In a 12-page filing, Trump’s attorneys asked Cannon to fully unseal the affidavit the FBI used to justify the search of Mar-a-Lago. Trump’s legal team expressed fears that the traffic jam of investigations into Trump could result in his personal records being sent to prosecutors investigating other matters connected to the ex-president.
“A general rummaging through the belongings of President Trump is a particularly ominous moment in law enforcement history,” Trump’s lawyers wrote in the filing, signed by attorney Lindsey Halligan. “With DOJ and some state officials engaging in various efforts to investigate President Trump, the search smacks of pretextual conduct with hopes of feeding personal documents to prosecutors or agents who might find use for them in unrelated pursuits.”
The filing was replete with references to Cannon’s earlier rulings, in which she chastised prosecutors for alleged leaks and largely embraced Trump’s legal positions. If the appeal argued Tuesday is successful, the special master process Cannon ordered would be scuttled and her role in the dispute could end.

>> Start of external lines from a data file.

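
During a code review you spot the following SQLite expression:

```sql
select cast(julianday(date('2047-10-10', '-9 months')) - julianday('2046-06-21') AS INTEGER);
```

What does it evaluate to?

203

Adding -9 months to 2047-10-10 gives 2047-01-10.
9 days remain in June 2046 after the 21st (30 − 21).
Full months from July 2046 through December 2046 contribute their day counts.
Then 10 days into January 2047.
Total: 9 + 31 + 31 + 30 + 31 + 30 + 31 + 10 = 203.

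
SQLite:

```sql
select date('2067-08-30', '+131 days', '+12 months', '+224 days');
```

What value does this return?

Applying '+131 days' to 2067-08-30: counting 131 days forward gives 2068-01-08.
Adding +12 months to 2068-01-08 gives 2069-01-08.
Applying '+224 days' to 2069-01-08: counting 224 days forward gives 2069-08-20.

2069-08-20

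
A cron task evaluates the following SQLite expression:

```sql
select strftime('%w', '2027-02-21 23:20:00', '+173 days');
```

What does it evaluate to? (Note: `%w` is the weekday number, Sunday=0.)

5

First apply '+173 days': 2027-02-21 23:20:00 → 2027-08-13 23:20:00.
2027-08-13 is a Friday; with Sunday=0 that is 5.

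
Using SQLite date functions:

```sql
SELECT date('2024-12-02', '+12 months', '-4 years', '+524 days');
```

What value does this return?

Adding +12 months to 2024-12-02 gives 2025-12-02.
Adding -4 years to 2025-12-02 gives 2021-12-02.
Applying '+524 days' to 2021-12-02: counting 524 days forward gives 2023-05-10.

2023-05-10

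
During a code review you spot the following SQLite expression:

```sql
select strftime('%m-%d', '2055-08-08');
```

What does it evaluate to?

`%m-%d` extracts the month-day: 08-08.

08-08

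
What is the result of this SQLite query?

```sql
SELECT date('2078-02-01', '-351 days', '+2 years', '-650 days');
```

Applying '-351 days' to 2078-02-01: counting 351 days back gives 2077-02-15.
Adding +2 years to 2077-02-15 gives 2079-02-15.
Applying '-650 days' to 2079-02-15: counting 650 days back gives 2077-05-06.

2077-05-06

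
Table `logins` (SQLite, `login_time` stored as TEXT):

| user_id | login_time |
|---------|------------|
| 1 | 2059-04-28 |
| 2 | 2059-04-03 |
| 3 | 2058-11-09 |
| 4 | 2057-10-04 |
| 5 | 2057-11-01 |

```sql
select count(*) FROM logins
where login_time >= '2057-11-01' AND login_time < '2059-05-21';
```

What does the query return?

Rows in [2057-11-01, 2059-05-21): 2059-04-28, 2059-04-03, 2058-11-09, 2057-11-01 → 4 rows.

4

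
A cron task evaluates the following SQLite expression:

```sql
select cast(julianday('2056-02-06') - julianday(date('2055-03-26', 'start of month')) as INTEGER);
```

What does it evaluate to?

`start of month` rewinds 2055-03-26 to 2055-03-01.
30 days remain in March 2055 after the 1st (31 − 1).
Full months from April 2055 through January 2056 contribute their day counts.
Then 6 days into February 2056.
Total: 30 + 30 + 31 + 30 + 31 + 31 + 30 + 31 + 30 + 31 + 31 + 6 = 342.

342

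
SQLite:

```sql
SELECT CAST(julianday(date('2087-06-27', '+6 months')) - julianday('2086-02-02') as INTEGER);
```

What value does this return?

693

Adding +6 months to 2087-06-27 gives 2087-12-27.
26 days remain in February 2086 after the 2nd (28 − 2).
Full months from March 2086 through November 2087 contribute their day counts.
Then 27 days into December 2087.
Total: 26 + 31 + 30 + 31 + 30 + 31 + 31 + 30 + 31 + 30 + 31 + 31 + 28 + 31 + 30 + 31 + 30 + 31 + 31 + 30 + 31 + 30 + 27 = 693.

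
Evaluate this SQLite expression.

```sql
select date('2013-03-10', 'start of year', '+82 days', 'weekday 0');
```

`start of year` rewinds 2013-03-10 to 2013-01-01.
Applying '+82 days' to 2013-01-01: counting 82 days forward gives 2013-03-24.
`weekday 0` advances to the next Sunday; 2013-03-24 is already a Sunday, so it stays at 2013-03-24.

2013-03-24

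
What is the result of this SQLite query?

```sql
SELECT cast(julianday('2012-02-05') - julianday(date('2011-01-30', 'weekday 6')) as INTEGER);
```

`weekday 6` advances to the next Saturday; 2011-01-30 is a Sunday, so it moves forward to 2011-02-05.
23 days remain in February 2011 after the 5th (28 − 5).
Full months from March 2011 through January 2012 contribute their day counts.
Then 5 days into February 2012.
Total: 23 + 31 + 30 + 31 + 30 + 31 + 31 + 30 + 31 + 30 + 31 + 31 + 5 = 365.

365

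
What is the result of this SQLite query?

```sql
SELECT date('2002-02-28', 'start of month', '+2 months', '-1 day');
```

2002-03-31

`start of month` rewinds 2002-02-28 to 2002-02-01.
Adding +2 months to 2002-02-01 gives 2002-04-01.
Going back 1 day from 2002-04-01 reaches 2002-03-31 (last day of March, 31 days).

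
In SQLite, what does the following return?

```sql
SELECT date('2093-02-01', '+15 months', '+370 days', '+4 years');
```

2099-05-06

Adding +15 months to 2093-02-01 gives 2094-05-01.
Applying '+370 days' to 2094-05-01: counting 370 days forward gives 2095-05-06.
Adding +4 years to 2095-05-06 gives 2099-05-06.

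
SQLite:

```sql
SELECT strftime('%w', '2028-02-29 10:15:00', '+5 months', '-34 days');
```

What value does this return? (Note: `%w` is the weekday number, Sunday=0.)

First apply '+5 months', '-34 days': 2028-02-29 10:15:00 → 2028-06-25 10:15:00.
2028-06-25 is a Sunday; with Sunday=0 that is 0.

0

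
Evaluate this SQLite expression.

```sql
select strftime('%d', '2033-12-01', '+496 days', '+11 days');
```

First apply '+496 days', '+11 days': 2033-12-01 → 2035-04-22.
`%d` extracts the 2-digit day of month: 22.

22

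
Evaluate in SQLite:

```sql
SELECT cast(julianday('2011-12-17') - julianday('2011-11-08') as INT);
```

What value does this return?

39

22 days remain in November 2011 after the 8th (30 − 8).
Then 17 days into December 2011.
Total: 22 + 17 = 39.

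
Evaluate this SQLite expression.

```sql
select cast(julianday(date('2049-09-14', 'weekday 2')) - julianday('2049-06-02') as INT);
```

`weekday 2` advances to the next Tuesday; 2049-09-14 is already a Tuesday, so it stays at 2049-09-14.
28 days remain in June 2049 after the 2nd (30 − 2).
July 2049: 31 days.
August 2049: 31 days.
Then 14 days into September 2049.
Total: 28 + 31 + 31 + 14 = 104.

104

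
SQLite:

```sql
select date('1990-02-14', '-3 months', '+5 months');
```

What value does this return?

1990-04-14

Adding -3 months to 1990-02-14 gives 1989-11-14.
Adding +5 months to 1989-11-14 gives 1990-04-14.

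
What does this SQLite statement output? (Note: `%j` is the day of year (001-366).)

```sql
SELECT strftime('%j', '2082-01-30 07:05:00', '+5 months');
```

181

First apply '+5 months': 2082-01-30 07:05:00 → 2082-06-30 07:05:00.
Day-of-year for 2082-06-30: days since 2082-01-01 inclusive = 181, zero-padded to 181.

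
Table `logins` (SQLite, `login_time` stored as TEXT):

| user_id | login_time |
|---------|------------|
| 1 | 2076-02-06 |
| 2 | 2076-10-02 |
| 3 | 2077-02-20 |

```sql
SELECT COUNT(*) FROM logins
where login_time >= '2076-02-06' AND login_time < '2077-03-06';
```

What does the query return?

Rows in [2076-02-06, 2077-03-06): 2076-02-06, 2076-10-02, 2077-02-20 → 3 rows.

3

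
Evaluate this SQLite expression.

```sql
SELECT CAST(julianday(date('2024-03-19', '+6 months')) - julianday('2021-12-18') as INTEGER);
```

Adding +6 months to 2024-03-19 gives 2024-09-19.
13 days remain in December 2021 after the 18th (31 − 18).
Full months from January 2022 through August 2024 contribute their day counts.
Then 19 days into September 2024.
Total: 13 + 31 + 28 + 31 + 30 + 31 + 30 + 31 + 31 + 30 + 31 + 30 + 31 + 31 + 28 + 31 + 30 + 31 + 30 + 31 + 31 + 30 + 31 + 30 + 31 + 31 + 29 + 31 + 30 + 31 + 30 + 31 + 31 + 19 = 1006.

1006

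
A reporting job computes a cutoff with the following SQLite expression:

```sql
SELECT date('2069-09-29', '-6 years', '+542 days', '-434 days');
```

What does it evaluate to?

2064-01-15

Adding -6 years to 2069-09-29 gives 2063-09-29.
Applying '+542 days' to 2063-09-29: counting 542 days forward gives 2065-03-24.
Applying '-434 days' to 2065-03-24: counting 434 days back gives 2064-01-15.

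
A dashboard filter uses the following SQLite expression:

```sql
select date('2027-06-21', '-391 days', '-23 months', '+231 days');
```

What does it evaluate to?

Applying '-391 days' to 2027-06-21: counting 391 days back gives 2026-05-26.
Adding -23 months to 2026-05-26 gives 2024-06-26.
Applying '+231 days' to 2024-06-26: counting 231 days forward gives 2025-02-12.

2025-02-12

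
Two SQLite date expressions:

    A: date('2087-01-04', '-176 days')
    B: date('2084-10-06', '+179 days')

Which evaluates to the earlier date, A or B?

A = 2086-07-12.
B = 2085-04-03.
B is earlier.

B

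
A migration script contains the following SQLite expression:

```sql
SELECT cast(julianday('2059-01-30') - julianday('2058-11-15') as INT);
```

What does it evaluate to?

76

15 days remain in November 2058 after the 15th (30 − 15).
December 2058: 31 days.
Then 30 days into January 2059.
Total: 15 + 31 + 30 = 76.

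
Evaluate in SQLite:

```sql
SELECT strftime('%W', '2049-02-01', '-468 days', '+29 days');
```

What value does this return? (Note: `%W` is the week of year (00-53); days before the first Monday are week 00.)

First apply '-468 days', '+29 days': 2049-02-01 → 2047-11-20.
2047-11-20 is a Wednesday. SQLite's %W counts Mondays since the year started; the result is 46.

46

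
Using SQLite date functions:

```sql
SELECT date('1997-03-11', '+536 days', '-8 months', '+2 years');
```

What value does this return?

1999-12-29

Applying '+536 days' to 1997-03-11: counting 536 days forward gives 1998-08-29.
Adding -8 months to 1998-08-29 gives 1997-12-29.
Adding +2 years to 1997-12-29 gives 1999-12-29.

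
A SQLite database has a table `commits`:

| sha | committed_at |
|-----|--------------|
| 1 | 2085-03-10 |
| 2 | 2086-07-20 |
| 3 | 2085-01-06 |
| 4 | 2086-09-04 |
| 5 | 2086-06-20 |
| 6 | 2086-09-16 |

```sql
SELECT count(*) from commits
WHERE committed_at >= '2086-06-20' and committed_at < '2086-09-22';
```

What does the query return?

Rows in [2086-06-20, 2086-09-22): 2086-07-20, 2086-09-04, 2086-06-20, 2086-09-16 → 4 rows.

4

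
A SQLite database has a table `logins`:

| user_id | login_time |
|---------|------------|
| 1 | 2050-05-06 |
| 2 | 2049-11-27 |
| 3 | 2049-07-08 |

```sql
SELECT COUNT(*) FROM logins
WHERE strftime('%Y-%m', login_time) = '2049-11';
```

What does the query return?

Rows with year-month 2049-11: 2049-11-27 → 1.

1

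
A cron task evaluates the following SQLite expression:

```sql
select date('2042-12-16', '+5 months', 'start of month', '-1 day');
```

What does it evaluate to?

2043-04-30

Adding +5 months to 2042-12-16 gives 2043-05-16.
`start of month` rewinds 2043-05-16 to 2043-05-01.
Going back 1 day from 2043-05-01 reaches 2043-04-30 (last day of April, 30 days).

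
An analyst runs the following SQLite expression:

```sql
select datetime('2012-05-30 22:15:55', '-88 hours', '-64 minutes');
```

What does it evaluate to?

2012-05-27 05:11:55

-88 hours from 2012-05-30 22:15:55 is 2012-05-27 06:15:55 (crosses midnight).
64 minutes = 1h 4m; -64 minutes from 2012-05-27 06:15:55 is 2012-05-27 05:11:55.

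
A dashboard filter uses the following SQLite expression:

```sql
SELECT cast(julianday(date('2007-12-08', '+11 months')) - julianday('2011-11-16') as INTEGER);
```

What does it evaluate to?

Adding +11 months to 2007-12-08 gives 2008-11-08.
22 days remain in November 2008 after the 8th (30 − 8).
Full months from December 2008 through October 2011 contribute their day counts.
Then 16 days into November 2011.
Total: 22 + 31 + 31 + 28 + 31 + 30 + 31 + 30 + 31 + 31 + 30 + 31 + 30 + 31 + 31 + 28 + 31 + 30 + 31 + 30 + 31 + 31 + 30 + 31 + 30 + 31 + 31 + 28 + 31 + 30 + 31 + 30 + 31 + 31 + 30 + 31 + 16 = 1103.
The subtraction is earlier − later, so the result is −1103 → -1103.

-1103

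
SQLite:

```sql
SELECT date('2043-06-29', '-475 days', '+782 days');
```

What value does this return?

Applying '-475 days' to 2043-06-29: counting 475 days back gives 2042-03-11.
Applying '+782 days' to 2042-03-11: counting 782 days forward gives 2044-05-01.

2044-05-01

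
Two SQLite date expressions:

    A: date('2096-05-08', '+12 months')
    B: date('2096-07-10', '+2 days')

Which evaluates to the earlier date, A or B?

B

A = 2097-05-08.
B = 2096-07-12.
B is earlier.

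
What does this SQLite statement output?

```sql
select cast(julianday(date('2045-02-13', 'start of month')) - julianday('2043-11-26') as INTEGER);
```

`start of month` rewinds 2045-02-13 to 2045-02-01.
4 days remain in November 2043 after the 26th (30 − 26).
Full months from December 2043 through January 2045 contribute their day counts.
Then 1 day into February 2045.
Total: 4 + 31 + 31 + 29 + 31 + 30 + 31 + 30 + 31 + 31 + 30 + 31 + 30 + 31 + 31 + 1 = 433.

433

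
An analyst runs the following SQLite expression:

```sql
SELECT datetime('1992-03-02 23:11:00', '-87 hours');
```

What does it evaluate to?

1992-02-28 08:11:00

-87 hours from 1992-03-02 23:11:00 is 1992-02-28 08:11:00 (crosses midnight).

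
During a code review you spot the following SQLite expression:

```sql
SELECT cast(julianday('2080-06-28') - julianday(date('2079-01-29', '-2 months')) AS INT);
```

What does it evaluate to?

Adding -2 months to 2079-01-29 gives 2078-11-29.
1 day remains in November 2078 after the 29th (30 − 29).
Full months from December 2078 through May 2080 contribute their day counts.
Then 28 days into June 2080.
Total: 1 + 31 + 31 + 28 + 31 + 30 + 31 + 30 + 31 + 31 + 30 + 31 + 30 + 31 + 31 + 29 + 31 + 30 + 31 + 28 = 577.

577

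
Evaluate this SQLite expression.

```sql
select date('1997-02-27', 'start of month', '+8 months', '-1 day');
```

1997-09-30

`start of month` rewinds 1997-02-27 to 1997-02-01.
Adding +8 months to 1997-02-01 gives 1997-10-01.
Going back 1 day from 1997-10-01 reaches 1997-09-30 (last day of September, 30 days).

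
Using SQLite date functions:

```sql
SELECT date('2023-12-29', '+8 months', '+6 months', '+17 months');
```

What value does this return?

Adding +8 months to 2023-12-29 gives 2024-08-29.
Adding +6 months to 2024-08-29 targets 2025-02-29. February 2025 has only 28 days, so SQLite normalizes the 1-day overflow forward to 2025-03-01.
Adding +17 months to 2025-03-01 gives 2026-08-01.

2026-08-01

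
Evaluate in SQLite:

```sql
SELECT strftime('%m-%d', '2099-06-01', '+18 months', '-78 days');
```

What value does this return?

09-14

First apply '+18 months', '-78 days': 2099-06-01 → 2100-09-14.
`%m-%d` extracts the month-day: 09-14.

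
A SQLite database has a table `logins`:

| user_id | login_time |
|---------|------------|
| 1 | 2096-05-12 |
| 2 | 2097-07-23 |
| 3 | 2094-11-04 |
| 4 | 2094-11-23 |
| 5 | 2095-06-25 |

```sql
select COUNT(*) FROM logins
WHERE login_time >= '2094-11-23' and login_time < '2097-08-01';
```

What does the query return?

4

Rows in [2094-11-23, 2097-08-01): 2096-05-12, 2097-07-23, 2094-11-23, 2095-06-25 → 4 rows.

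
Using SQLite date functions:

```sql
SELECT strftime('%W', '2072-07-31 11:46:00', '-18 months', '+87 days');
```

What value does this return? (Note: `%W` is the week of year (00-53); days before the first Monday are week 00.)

First apply '-18 months', '+87 days': 2072-07-31 11:46:00 → 2071-04-28 11:46:00.
2071-04-28 is a Tuesday. SQLite's %W counts Mondays since the year started; the result is 17.

17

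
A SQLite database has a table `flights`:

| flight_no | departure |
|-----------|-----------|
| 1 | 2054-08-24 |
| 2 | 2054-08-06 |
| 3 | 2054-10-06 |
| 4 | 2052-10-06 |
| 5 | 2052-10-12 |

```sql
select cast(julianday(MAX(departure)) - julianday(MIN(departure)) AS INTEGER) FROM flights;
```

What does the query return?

730

MIN = 2052-10-06, MAX = 2054-10-06.
25 days remain in October 2052 after the 6th (31 − 6).
Full months from November 2052 through September 2054 contribute their day counts.
Then 6 days into October 2054.
Total: 25 + 30 + 31 + 31 + 28 + 31 + 30 + 31 + 30 + 31 + 31 + 30 + 31 + 30 + 31 + 31 + 28 + 31 + 30 + 31 + 30 + 31 + 31 + 30 + 6 = 730.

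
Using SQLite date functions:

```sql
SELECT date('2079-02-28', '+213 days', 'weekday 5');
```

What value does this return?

Applying '+213 days' to 2079-02-28: counting 213 days forward gives 2079-09-29.
`weekday 5` advances to the next Friday; 2079-09-29 is already a Friday, so it stays at 2079-09-29.

2079-09-29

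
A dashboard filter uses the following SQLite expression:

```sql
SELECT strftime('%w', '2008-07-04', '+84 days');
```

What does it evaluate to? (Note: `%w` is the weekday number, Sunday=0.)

First apply '+84 days': 2008-07-04 → 2008-09-26.
2008-09-26 is a Friday; with Sunday=0 that is 5.

5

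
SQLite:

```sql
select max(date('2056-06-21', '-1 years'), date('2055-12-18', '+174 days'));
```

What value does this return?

2056-06-09

date('2056-06-21', '-1 years') → 2055-06-21.
date('2055-12-18', '+174 days') → 2056-06-09.
Later of the two is 2056-06-09.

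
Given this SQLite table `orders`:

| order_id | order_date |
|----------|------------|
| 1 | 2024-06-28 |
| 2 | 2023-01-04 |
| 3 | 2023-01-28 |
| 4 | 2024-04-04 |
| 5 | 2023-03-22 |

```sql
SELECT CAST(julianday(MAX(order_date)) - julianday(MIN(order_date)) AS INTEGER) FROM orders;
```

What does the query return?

MIN = 2023-01-04, MAX = 2024-06-28.
27 days remain in January 2023 after the 4th (31 − 4).
Full months from February 2023 through May 2024 contribute their day counts.
Then 28 days into June 2024.
Total: 27 + 28 + 31 + 30 + 31 + 30 + 31 + 31 + 30 + 31 + 30 + 31 + 31 + 29 + 31 + 30 + 31 + 28 = 541.

541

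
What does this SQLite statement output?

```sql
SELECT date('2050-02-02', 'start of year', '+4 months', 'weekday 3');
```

`start of year` rewinds 2050-02-02 to 2050-01-01.
Adding +4 months to 2050-01-01 gives 2050-05-01.
`weekday 3` advances to the next Wednesday; 2050-05-01 is a Sunday, so it moves forward to 2050-05-04.

2050-05-04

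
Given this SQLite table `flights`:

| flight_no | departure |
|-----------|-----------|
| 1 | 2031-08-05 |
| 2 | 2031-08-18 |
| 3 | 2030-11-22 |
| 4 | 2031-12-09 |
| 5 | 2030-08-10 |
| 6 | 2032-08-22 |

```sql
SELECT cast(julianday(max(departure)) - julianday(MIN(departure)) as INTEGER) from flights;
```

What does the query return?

743

MIN = 2030-08-10, MAX = 2032-08-22.
21 days remain in August 2030 after the 10th (31 − 10).
Full months from September 2030 through July 2032 contribute their day counts.
Then 22 days into August 2032.
Total: 21 + 30 + 31 + 30 + 31 + 31 + 28 + 31 + 30 + 31 + 30 + 31 + 31 + 30 + 31 + 30 + 31 + 31 + 29 + 31 + 30 + 31 + 30 + 31 + 22 = 743.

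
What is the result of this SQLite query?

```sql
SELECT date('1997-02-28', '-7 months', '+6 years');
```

2002-07-28

Adding -7 months to 1997-02-28 gives 1996-07-28.
Adding +6 years to 1996-07-28 gives 2002-07-28.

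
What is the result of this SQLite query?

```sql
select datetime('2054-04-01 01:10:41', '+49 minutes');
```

+49 minutes from 2054-04-01 01:10:41 is 2054-04-01 01:59:41.

2054-04-01 01:59:41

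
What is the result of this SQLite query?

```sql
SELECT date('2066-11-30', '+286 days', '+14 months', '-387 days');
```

Applying '+286 days' to 2066-11-30: counting 286 days forward gives 2067-09-12.
Adding +14 months to 2067-09-12 gives 2068-11-12.
Applying '-387 days' to 2068-11-12: counting 387 days back gives 2067-10-22.

2067-10-22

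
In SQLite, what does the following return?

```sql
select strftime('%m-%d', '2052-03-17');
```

03-17

`%m-%d` extracts the month-day: 03-17.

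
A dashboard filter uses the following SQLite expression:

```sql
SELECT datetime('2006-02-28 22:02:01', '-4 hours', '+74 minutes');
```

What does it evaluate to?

-4 hours from 2006-02-28 22:02:01 is 2006-02-28 18:02:01.
74 minutes = 1h 14m; +74 minutes from 2006-02-28 18:02:01 is 2006-02-28 19:16:01.

2006-02-28 19:16:01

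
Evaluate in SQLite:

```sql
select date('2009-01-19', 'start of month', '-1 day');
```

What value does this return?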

While Smith is now overseeing the team investigating the presence of various government records at Mar-a-Lago and possible obstruction of justice in the probe, the longtime prosecutor was not on hand for Tuesday’s arguments. He had a biking accident recently in the Netherlands, where he has been prosecuting war crimes cases from Kosovo in the Hague, officials said. Due to the mishap, Smith required surgery on his knee. He’s taking on his new assignment remotely for now and is expected to return to the U.S. soon, officials said.
The Justice Department submitted to the 11th Circuit an unusual filing Monday on behalf of Smith, notifying the court of his new role and advising that he “approves all of the arguments that have been presented in the briefs and will be discussed at the oral argument.”